A new approach to stopping the silent chlamydia epidemic
A “Perspective” published in the Medical Journal of Australia today calls for patient-delivered partner therapy for chlamydia to be made legal across Australia. This approach could be just the right way to tackle the growing problem posed by this sexually transmitted infection.
Patient-delivered partner therapy entails the person being treated for chlamydia receiving antibiotics for her partner (for reasons you will learn below, it’s usually a woman who is being treated for the infection). Chlamydia is a bacterial infection that can damage a woman’s reproductive organs; it can result in a discharge through the urethra for men.
It’s not a “one-off” infection, so people can be reinfected a number of times. Chlamydia is transmitted through sexual contact – vaginal, oral or anal – and can also be passed to a baby by an infected mother during vaginal birth.
Reinfection from partners is common for the illness but providing patients with medication for their partner has uncertain legal status in most Australian states and territories.
Upward trajectory of harms
Chlamydia has become the most common sexually transmissible infection in Australia; nearly 80,000 infections were reported in 2011, compared to only around 17,000 in 2001.
In women aged between 15 and 19 years, the rate increased fivefold over this period, while for the same male age group, it increased fourfold.
Chlamydia is often asymptomatic, which means people with the disease may not know they have it, even though it’s easily detectable through a urine test and treatable with antibiotics.
Because it is often asymptomatic, chlamydia causes little immediate pain and discomfort. But it can cause pelvic inflammatory disease in women, which can be painful and damage the uterus and fallopian tubes through scarring of tissue. And this can lead to tubal infertility and ectopic pregnancy.
Research evidence suggests that around two-thirds of cases of tubal infertility and one-third of ectopic pregnancy cases could be linked to past chlamydial infection.
While pelvic inflammatory disease can be treated with antibiotics, it’s better to prevent it by screening for, and treating, chlamydia.
With more women waiting until they are older to have their first child, some are finding that undiagnosed chlamydia has had a negative impact on their fertility and are faced with undergoing difficult and expensive IVF treatment.
Why no treatment?
There are three big problems when it comes to detecting and treating chlamydia.

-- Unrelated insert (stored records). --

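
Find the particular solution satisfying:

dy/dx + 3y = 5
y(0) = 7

General solution: y = 5/3 + Ce^(-3x)
Applying y(0) = 7: C = 7 - 5/3 = 16/3
Particular solution: y = 5/3 + (16/3)e^(-3x)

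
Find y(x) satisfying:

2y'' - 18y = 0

Characteristic equation: 2r² - 18 = 0
Divide by 2: r² - 9 = 0
Roots: r = 3, -3 (distinct real)
General solution: y = C₁e^(3x) + C₂e^(-3x)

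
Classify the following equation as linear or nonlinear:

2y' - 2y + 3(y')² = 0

Nonlinear ((y')² term)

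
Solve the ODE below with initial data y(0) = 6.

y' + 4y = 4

General solution: y = 1 + Ce^(-4x)
Applying y(0) = 6: C = 6 - 1 = 5
Particular solution: y = 1 + 5e^(-4x)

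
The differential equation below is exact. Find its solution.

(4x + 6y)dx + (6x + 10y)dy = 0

Verify exactness: ∂M/∂y = ∂N/∂x ✓
Find F(x,y) such that ∂F/∂x = M, ∂F/∂y = N
Solution: 2x² + 6xy + 5y² = C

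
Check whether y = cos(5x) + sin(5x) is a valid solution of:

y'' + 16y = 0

Verification:
y'' = -25cos(5x) - 25sin(5x)
y'' + 16y ≠ 0 (frequency mismatch: got 25 instead of 16)

No, it is not a solution.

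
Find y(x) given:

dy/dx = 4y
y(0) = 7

General solution: y = Ce^(4x)
Applying IC y(0) = 7:
Particular solution: y = 7e^(4x)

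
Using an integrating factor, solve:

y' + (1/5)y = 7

Using integrating factor method:

General solution: y = 35 + Ce^(-x/5)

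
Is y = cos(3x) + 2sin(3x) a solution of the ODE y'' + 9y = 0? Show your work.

Verification:
y'' = -9cos(3x) - 18sin(3x)
y'' + 9y = 0 ✓

Yes, it is a solution.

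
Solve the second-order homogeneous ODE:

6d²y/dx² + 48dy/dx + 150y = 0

Characteristic equation: 6r² + 48r + 150 = 0
Divide by 6: r² + 8r + 25 = 0
Roots: r = -4 ± 3i (complex conjugates)
General solution: y = e^(-4x)(C₁cos(3x) + C₂sin(3x))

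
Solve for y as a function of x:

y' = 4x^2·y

Separating variables and integrating:
ln|y| = 4x^3/3 + C

General solution: y = Ce^(4x^3/3)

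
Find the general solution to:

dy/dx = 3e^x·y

Separating variables and integrating:
ln|y| = 3e^x + C

General solution: y = Ce^(3e^x)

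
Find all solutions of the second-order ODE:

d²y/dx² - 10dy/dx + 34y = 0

Characteristic equation: r² - 10r + 34 = 0
Roots: r = 5 ± 3i (complex conjugates)
General solution: y = e^(5x)(C₁cos(3x) + C₂sin(3x))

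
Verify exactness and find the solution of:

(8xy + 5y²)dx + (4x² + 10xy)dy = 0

Verify exactness: ∂M/∂y = ∂N/∂x ✓
Find F(x,y) such that ∂F/∂x = M, ∂F/∂y = N
Solution: 4x²y + 5xy² = C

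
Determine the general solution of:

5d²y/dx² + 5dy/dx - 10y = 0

Characteristic equation: 5r² + 5r - 10 = 0
Divide by 5: r² + r - 2 = 0
Roots: r = 1, -2 (distinct real)
General solution: y = C₁e^x + C₂e^(-2x)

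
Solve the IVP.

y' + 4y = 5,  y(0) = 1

General solution: y = 5/4 + Ce^(-4x)
Applying y(0) = 1: C = 1 - 5/4 = -1/4
Particular solution: y = 5/4 - (1/4)e^(-4x)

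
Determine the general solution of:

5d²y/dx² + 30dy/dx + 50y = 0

Characteristic equation: 5r² + 30r + 50 = 0
Divide by 5: r² + 6r + 10 = 0
Roots: r = -3 ± i (complex conjugates)
General solution: y = e^(-3x)(C₁cos(x) + C₂sin(x))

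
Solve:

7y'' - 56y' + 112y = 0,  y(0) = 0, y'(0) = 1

General solution: y = (C₁ + C₂x)e^(4x)
Repeated root r = 4
Applying ICs: C₁ = 0, C₂ = 1
Particular solution: y = xe^(4x)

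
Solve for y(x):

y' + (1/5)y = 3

Using integrating factor method:

General solution: y = 15 + Ce^(-x/5)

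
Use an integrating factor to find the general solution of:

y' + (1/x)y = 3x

Using integrating factor method:

General solution: y = x^2 + C/x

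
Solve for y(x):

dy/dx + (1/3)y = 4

Using integrating factor method:

General solution: y = 12 + Ce^(-x/3)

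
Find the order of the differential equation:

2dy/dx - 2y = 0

The order is 1 (highest derivative is of order 1).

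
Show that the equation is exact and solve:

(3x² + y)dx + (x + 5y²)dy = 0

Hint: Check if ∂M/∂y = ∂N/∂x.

Verify exactness: ∂M/∂y = ∂N/∂x ✓
Find F(x,y) such that ∂F/∂x = M, ∂F/∂y = N
Solution: x³ + xy + 5y³/3 = C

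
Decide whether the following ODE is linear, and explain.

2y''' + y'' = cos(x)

Linear (y and its derivatives appear to the first power only, no products of y terms)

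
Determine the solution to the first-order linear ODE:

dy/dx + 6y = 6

Using integrating factor method:

General solution: y = 1 + Ce^(-6x)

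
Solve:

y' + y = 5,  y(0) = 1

General solution: y = 5 + Ce^(-x)
Applying y(0) = 1: C = 1 - 5 = -4
Particular solution: y = 5 - 4e^(-x)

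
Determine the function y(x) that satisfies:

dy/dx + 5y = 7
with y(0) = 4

General solution: y = 7/5 + Ce^(-5x)
Applying y(0) = 4: C = 4 - 7/5 = 13/5
Particular solution: y = 7/5 + (13/5)e^(-5x)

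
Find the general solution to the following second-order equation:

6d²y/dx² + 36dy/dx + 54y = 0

Characteristic equation: 6r² + 36r + 54 = 0
Divide by 6: r² + 6r + 9 = 0
Factored: (r + 3)² = 0
Repeated root: r = -3
General solution: y = (C₁ + C₂x)e^(-3x)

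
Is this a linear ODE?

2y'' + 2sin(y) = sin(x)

No. Nonlinear (sin(y) is nonlinear in y)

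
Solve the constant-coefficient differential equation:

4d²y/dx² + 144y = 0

Characteristic equation: 4r² + 144 = 0
Divide by 4: r² + 36 = 0
Roots: r = ±6i (complex conjugates)
General solution: y = C₁cos(6x) + C₂sin(6x)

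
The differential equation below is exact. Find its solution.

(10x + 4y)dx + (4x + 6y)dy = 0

Verify exactness: ∂M/∂y = ∂N/∂x ✓
Find F(x,y) such that ∂F/∂x = M, ∂F/∂y = N
Solution: 5x² + 4xy + 3y² = C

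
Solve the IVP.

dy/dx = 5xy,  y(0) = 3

General solution: y = Ce^(5x²/2)
Applying IC y(0) = 3:
Particular solution: y = 3e^(5x²/2)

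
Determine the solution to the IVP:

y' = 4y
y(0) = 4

General solution: y = Ce^(4x)
Applying IC y(0) = 4:
Particular solution: y = 4e^(4x)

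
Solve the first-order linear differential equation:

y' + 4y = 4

Using integrating factor method:

General solution: y = 1 + Ce^(-4x)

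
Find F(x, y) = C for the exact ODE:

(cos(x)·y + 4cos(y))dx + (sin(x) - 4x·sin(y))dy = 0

Verify exactness: ∂M/∂y = ∂N/∂x ✓
Find F(x,y) such that ∂F/∂x = M, ∂F/∂y = N
Solution: sin(x)·y + 4x·cos(y) = C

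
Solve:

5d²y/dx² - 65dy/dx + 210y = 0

Characteristic equation: 5r² - 65r + 210 = 0
Divide by 5: r² - 13r + 42 = 0
Roots: r = 6, 7 (distinct real)
General solution: y = C₁e^(6x) + C₂e^(7x)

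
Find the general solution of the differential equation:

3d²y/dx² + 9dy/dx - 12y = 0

Characteristic equation: 3r² + 9r - 12 = 0
Divide by 3: r² + 3r - 4 = 0
Roots: r = 1, -4 (distinct real)
General solution: y = C₁e^x + C₂e^(-4x)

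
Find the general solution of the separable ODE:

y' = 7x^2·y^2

Separating variables and integrating:
-1/y = 7x^3/3 + C

General solution: y^-1 = (-7/3)x^3 + C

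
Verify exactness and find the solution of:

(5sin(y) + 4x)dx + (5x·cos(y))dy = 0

Verify exactness: ∂M/∂y = ∂N/∂x ✓
Find F(x,y) such that ∂F/∂x = M, ∂F/∂y = N
Solution: 5x·sin(y) + 2x² = C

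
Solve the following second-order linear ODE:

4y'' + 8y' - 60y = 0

Characteristic equation: 4r² + 8r - 60 = 0
Divide by 4: r² + 2r - 15 = 0
Roots: r = 3, -5 (distinct real)
General solution: y = C₁e^(3x) + C₂e^(-5x)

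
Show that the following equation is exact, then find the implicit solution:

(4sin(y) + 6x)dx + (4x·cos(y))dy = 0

Verify exactness: ∂M/∂y = ∂N/∂x ✓
Find F(x,y) such that ∂F/∂x = M, ∂F/∂y = N
Solution: 4x·sin(y) + 3x² = C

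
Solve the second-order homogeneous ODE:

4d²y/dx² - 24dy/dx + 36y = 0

Characteristic equation: 4r² - 24r + 36 = 0
Divide by 4: r² - 6r + 9 = 0
Factored: (r - 3)² = 0
Repeated root: r = 3
General solution: y = (C₁ + C₂x)e^(3x)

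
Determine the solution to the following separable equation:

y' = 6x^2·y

Separating variables and integrating:
ln|y| = 2x^3 + C

General solution: y = Ce^(2x^3)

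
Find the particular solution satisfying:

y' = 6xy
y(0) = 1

General solution: y = Ce^(3x²)
Applying IC y(0) = 1:
Particular solution: y = e^(3x²)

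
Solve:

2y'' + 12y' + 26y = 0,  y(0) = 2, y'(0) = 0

General solution: y = e^(-3x)(C₁cos(2x) + C₂sin(2x))
Complex roots r = -3 ± 2i
Applying ICs: C₁ = 2, C₂ = 3
Particular solution: y = e^(-3x)(2cos(2x) + 3sin(2x))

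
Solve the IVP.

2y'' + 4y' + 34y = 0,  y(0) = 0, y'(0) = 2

General solution: y = e^(-x)(C₁cos(4x) + C₂sin(4x))
Complex roots r = -1 ± 4i
Applying ICs: C₁ = 0, C₂ = 1/2
Particular solution: y = e^(-x)((1/2)sin(4x))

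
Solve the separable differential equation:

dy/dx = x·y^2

Separating variables and integrating:
-1/y = x^2/2 + C

General solution: y^-1 = (-1/2)x^2 + C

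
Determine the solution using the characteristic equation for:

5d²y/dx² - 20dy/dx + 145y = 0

Characteristic equation: 5r² - 20r + 145 = 0
Divide by 5: r² - 4r + 29 = 0
Roots: r = 2 ± 5i (complex conjugates)
General solution: y = e^(2x)(C₁cos(5x) + C₂sin(5x))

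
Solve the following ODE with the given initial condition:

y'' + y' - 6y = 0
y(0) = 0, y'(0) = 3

General solution: y = C₁e^(2x) + C₂e^(-3x)
Applying ICs: C₁ = 3/5, C₂ = -3/5
Particular solution: y = (3/5)e^(2x) - (3/5)e^(-3x)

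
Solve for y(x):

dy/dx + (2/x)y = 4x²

Using integrating factor method:

General solution: y = (4/5)x^3 + Cx^(-2)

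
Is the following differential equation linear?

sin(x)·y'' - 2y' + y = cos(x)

Yes. Linear (y and its derivatives appear to the first power only, no products of y terms)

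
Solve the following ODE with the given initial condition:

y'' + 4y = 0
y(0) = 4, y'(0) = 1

General solution: y = C₁cos(2x) + C₂sin(2x)
Complex roots r = ±2i
Applying ICs: C₁ = 4, C₂ = 1/2
Particular solution: y = 4cos(2x) + (1/2)sin(2x)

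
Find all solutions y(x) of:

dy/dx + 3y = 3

Using integrating factor method:

General solution: y = 1 + Ce^(-3x)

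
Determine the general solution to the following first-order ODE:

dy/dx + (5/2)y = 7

Using integrating factor method:

General solution: y = 14/5 + Ce^(-5x/2)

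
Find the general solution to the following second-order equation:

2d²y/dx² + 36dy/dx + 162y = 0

Characteristic equation: 2r² + 36r + 162 = 0
Divide by 2: r² + 18r + 81 = 0
Factored: (r + 9)² = 0
Repeated root: r = -9
General solution: y = (C₁ + C₂x)e^(-9x)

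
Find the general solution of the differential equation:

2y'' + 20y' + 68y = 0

Characteristic equation: 2r² + 20r + 68 = 0
Divide by 2: r² + 10r + 34 = 0
Roots: r = -5 ± 3i (complex conjugates)
General solution: y = e^(-5x)(C₁cos(3x) + C₂sin(3x))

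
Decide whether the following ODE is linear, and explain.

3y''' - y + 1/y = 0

Nonlinear (1/y term)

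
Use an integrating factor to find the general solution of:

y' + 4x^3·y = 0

Using integrating factor method:

General solution: y = Ce^(-x^4)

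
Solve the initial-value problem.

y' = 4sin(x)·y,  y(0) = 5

General solution: y = Ce^(-4cos(x))
Applying IC y(0) = 5:
Particular solution: y = 5e^(4(1-cos(x)))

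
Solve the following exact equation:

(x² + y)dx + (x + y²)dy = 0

Verify exactness: ∂M/∂y = ∂N/∂x ✓
Find F(x,y) such that ∂F/∂x = M, ∂F/∂y = N
Solution: x³/3 + xy + y³/3 = C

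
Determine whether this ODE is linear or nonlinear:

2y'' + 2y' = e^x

Linear (y and its derivatives appear to the first power only, no products of y terms)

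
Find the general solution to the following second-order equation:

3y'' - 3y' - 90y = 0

Characteristic equation: 3r² - 3r - 90 = 0
Divide by 3: r² - r - 30 = 0
Roots: r = 6, -5 (distinct real)
General solution: y = C₁e^(6x) + C₂e^(-5x)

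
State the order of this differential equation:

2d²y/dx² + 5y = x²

The order is 2 (highest derivative is of order 2).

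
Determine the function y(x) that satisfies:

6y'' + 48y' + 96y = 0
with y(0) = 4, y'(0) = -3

General solution: y = (C₁ + C₂x)e^(-4x)
Repeated root r = -4
Applying ICs: C₁ = 4, C₂ = 13
Particular solution: y = (4 + 13x)e^(-4x)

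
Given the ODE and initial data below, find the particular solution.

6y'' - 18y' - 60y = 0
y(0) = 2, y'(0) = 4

General solution: y = C₁e^(5x) + C₂e^(-2x)
Applying ICs: C₁ = 8/7, C₂ = 6/7
Particular solution: y = (8/7)e^(5x) + (6/7)e^(-2x)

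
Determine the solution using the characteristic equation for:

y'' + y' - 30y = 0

Characteristic equation: r² + r - 30 = 0
Roots: r = 5, -6 (distinct real)
General solution: y = C₁e^(5x) + C₂e^(-6x)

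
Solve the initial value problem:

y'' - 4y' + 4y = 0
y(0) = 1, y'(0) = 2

General solution: y = (C₁ + C₂x)e^(2x)
Repeated root r = 2
Applying ICs: C₁ = 1, C₂ = 0
Particular solution: y = e^(2x)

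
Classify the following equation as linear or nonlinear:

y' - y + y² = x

Nonlinear (y² term)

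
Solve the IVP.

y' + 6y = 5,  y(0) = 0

General solution: y = 5/6 + Ce^(-6x)
Applying y(0) = 0: C = 0 - 5/6 = -5/6
Particular solution: y = 5/6 - (5/6)e^(-6x)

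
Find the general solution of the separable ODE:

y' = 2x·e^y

Separating variables and integrating:
-e^(-y) = x² + C

General solution: y = -ln(C - x²)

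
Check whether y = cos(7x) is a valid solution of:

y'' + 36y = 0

Verification:
y'' = -49cos(7x)
y'' + 36y ≠ 0 (frequency mismatch: got 49 instead of 36)

No, it is not a solution.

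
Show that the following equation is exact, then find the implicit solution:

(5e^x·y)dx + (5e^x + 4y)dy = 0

Verify exactness: ∂M/∂y = ∂N/∂x ✓
Find F(x,y) such that ∂F/∂x = M, ∂F/∂y = N
Solution: 5e^x·y + 2y² = C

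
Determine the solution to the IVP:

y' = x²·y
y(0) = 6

General solution: y = Ce^(x³/3)
Applying IC y(0) = 6:
Particular solution: y = 6e^(x³/3)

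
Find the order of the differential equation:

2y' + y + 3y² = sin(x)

The order is 1 (highest derivative is of order 1).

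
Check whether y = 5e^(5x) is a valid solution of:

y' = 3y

Verification:
y = 5e^(5x)
y' = 25e^(5x)
But 3y = 15e^(5x)
y' ≠ 3y — the derivative does not match

No, it is not a solution.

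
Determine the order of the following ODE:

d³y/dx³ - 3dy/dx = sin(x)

The order is 3 (highest derivative is of order 3).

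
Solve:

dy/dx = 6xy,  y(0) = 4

General solution: y = Ce^(3x²)
Applying IC y(0) = 4:
Particular solution: y = 4e^(3x²)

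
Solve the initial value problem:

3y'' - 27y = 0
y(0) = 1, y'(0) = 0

General solution: y = C₁e^(3x) + C₂e^(-3x)
Applying ICs: C₁ = 1/2, C₂ = 1/2
Particular solution: y = (1/2)e^(3x) + (1/2)e^(-3x)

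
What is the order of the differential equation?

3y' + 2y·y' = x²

The order is 1 (highest derivative is of order 1).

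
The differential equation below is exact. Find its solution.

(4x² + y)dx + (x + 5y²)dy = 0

Verify exactness: ∂M/∂y = ∂N/∂x ✓
Find F(x,y) such that ∂F/∂x = M, ∂F/∂y = N
Solution: 4x³/3 + xy + 5y³/3 = C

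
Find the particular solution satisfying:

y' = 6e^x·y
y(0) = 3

General solution: y = Ce^(6e^x)
Applying IC y(0) = 3:
Particular solution: y = 3e^(6(e^x - 1))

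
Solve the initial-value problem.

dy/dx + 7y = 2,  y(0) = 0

General solution: y = 2/7 + Ce^(-7x)
Applying y(0) = 0: C = 0 - 2/7 = -2/7
Particular solution: y = 2/7 - (2/7)e^(-7x)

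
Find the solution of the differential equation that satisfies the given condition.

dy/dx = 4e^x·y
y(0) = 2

General solution: y = Ce^(4e^x)
Applying IC y(0) = 2:
Particular solution: y = 2e^(4(e^x - 1))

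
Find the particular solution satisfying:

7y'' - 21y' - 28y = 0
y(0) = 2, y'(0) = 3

General solution: y = C₁e^(4x) + C₂e^(-x)
Applying ICs: C₁ = 1, C₂ = 1
Particular solution: y = e^(4x) + e^(-x)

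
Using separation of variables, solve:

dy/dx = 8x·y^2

Separating variables and integrating:
-1/y = 4x^2 + C

General solution: y^-1 = -4x^2 + C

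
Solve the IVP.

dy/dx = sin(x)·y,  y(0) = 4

General solution: y = Ce^(-cos(x))
Applying IC y(0) = 4:
Particular solution: y = 4e^(1-cos(x))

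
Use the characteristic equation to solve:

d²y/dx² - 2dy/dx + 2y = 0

Characteristic equation: r² - 2r + 2 = 0
Roots: r = 1 ± i (complex conjugates)
General solution: y = e^x(C₁cos(x) + C₂sin(x))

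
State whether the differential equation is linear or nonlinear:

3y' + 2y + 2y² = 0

Nonlinear (y² term)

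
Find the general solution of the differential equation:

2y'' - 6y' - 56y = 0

Characteristic equation: 2r² - 6r - 56 = 0
Divide by 2: r² - 3r - 28 = 0
Roots: r = 7, -4 (distinct real)
General solution: y = C₁e^(7x) + C₂e^(-4x)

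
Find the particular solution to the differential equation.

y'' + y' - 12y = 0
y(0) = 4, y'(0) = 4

General solution: y = C₁e^(3x) + C₂e^(-4x)
Applying ICs: C₁ = 20/7, C₂ = 8/7
Particular solution: y = (20/7)e^(3x) + (8/7)e^(-4x)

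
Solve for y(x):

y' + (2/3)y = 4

Using integrating factor method:

General solution: y = 6 + Ce^(-2x/3)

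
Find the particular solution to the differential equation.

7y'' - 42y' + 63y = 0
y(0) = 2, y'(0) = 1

General solution: y = (C₁ + C₂x)e^(3x)
Repeated root r = 3
Applying ICs: C₁ = 2, C₂ = -5
Particular solution: y = (2 - 5x)e^(3x)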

The first is the “silent” nature of the infection, which means it’s not easily detected because there are no symptoms. This also means that there’s a lack of awareness among young people (in particular) about chlamydia and its potential impact.
The second issue is the limited nature of screening options. Although screening is available at doctors’ clinics, women are most often screened when they go for a script for the pill or for a Pap test.
Very few men, particularly young men, ever go to a doctor or a sexual health clinic for a test, so their chlamydial infection often goes undetected. This means they can infect any woman or man they have unprotected sex with.
Research has shown that screening for chlamydia where young people congregate, such as higher education institutions, can be effective. Other venues, such as car rallies and sporting clubs have also been shown to be feasible when targeting young men for chlamydia screening.
Other research suggests community pharmacies may be effective for screening high-risk groups and those who do not regularly see a doctor.
A possible solution
The third difficulty is providing treatment for the sexual partners of people getting treatment. Treating chlamydia in one sexual partner and not the other will lead to reinfection or the infection of future sexual partners.
And here’s where the Perspectives piece in the MJA is interesting. In 2006, the US Centers for Disease Control and Prevention recommended partner-delivered therapy and it’s now legal in most US states.
But it’s either illegal or has an ambiguous legal status in Australian states and territories. Even though a 2007 meta-analysis of five studies of the approach showed it was effective.
There are guidelines for the approach endorsed by the Australasian Chapter of Sexual Health Medicine (a chapter of the Royal Australasian College of Physicians), and the Australasian Society for Infectious Diseases.
Partner-delivered therapy has the potential to treat more people infected with chlamydia and help curtail the infection rate in the population.
We need a multi-faceted approach to deal with the chlamydia epidemic. Educating young people and providing screening in accessible and places that are convenient for them is a start.
But we also need to keep in mind that, for every notified infection, there’s probably at least one infected sexual partner.
The longer we fail to provide treatment for both patients and partners, the greater the burden of infection we will have in the community. And the more we risk chlamydia impacting the fertility of young women, both in terms of private pain and the cost of infertility treatment.